Di articolo 18 non si fa mai cenno. Astuzia politica forse, ma in ogni caso sarebbe escamotage di breve periodo. Non è «l’alfa e omega del provvedimento» – come ha detto il ministro Poletti – ma certo ha catalizzato l’asprezza del confronto politico e sindacale. La “politica del carciofo” con cui finora, riforma dopo riforma, si è cercato di ridurre le possibilità di reintegra sul posto di lavoro in caso di licenziamento illegittimo (compensata con un congruo risarcimento) conosce ora una nuovo capitolo: è stata tolta per il caso di licenziamento economico introdotto dalla riforma Fornero, ma viene ora riconfermato per i licenziamenti disciplinari (in un primo tempo erano esclusi, ma la mediazione dentro il Pd li ha alla fine ricompresi) oltre che, naturalmente, per i licenziamenti discriminatori.
Il Governo si è impegnato a “tipizzare” i casi per i quali diventi possibile il reintegro in caso di licenziamento disciplinare, ma è chiaro che, a fronte di ogni definizione legislativa, sorge naturale il contenzioso giurisdizionale per dirimere ambiguità o interpretazioni strumentali. Se si doveva ridurre l’alea delle sentenze non è affatto sicuro che l’obiettivo sia a portata di mano, senza contare che gran parte di chi è licenziato per motivo economico potrebbe avere interesse a farsi riconoscere dal giudice la fattispecie disciplinare.
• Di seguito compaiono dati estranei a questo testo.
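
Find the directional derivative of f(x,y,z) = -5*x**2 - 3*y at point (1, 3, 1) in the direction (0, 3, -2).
-9*sqrt(13)/13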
Ieri Renzi ha girato la boa “europea” con il vertice di Milano che ha sancito in modo esplicito il plauso dei leader rispetto a una riforma di cui hanno colto la portata rifomista. Doveva essere anche un’operazione-immagine per il Governo Renzi e da questo punto di vista è stata un successo. Perché non resti solo il ricordo di una pacca sulla spalla, ora il Governo deve dare corso ai decreti delegati in modo coerente alle premesse e trasformarli in “moneta sonante” nella gestione della flessibilità nei conti pubblici anche per trovare parte delle risorse necessarie a finanziare questa stessa riforma. È la fase più delicata. E sarà il vero test, per il premier, per smentire l’accusa di eccessivo ricorso alla politica degli annunci senza fatti. Nel frattempo – triste revival – chi contesta le riforme prepara l’autunno caldo.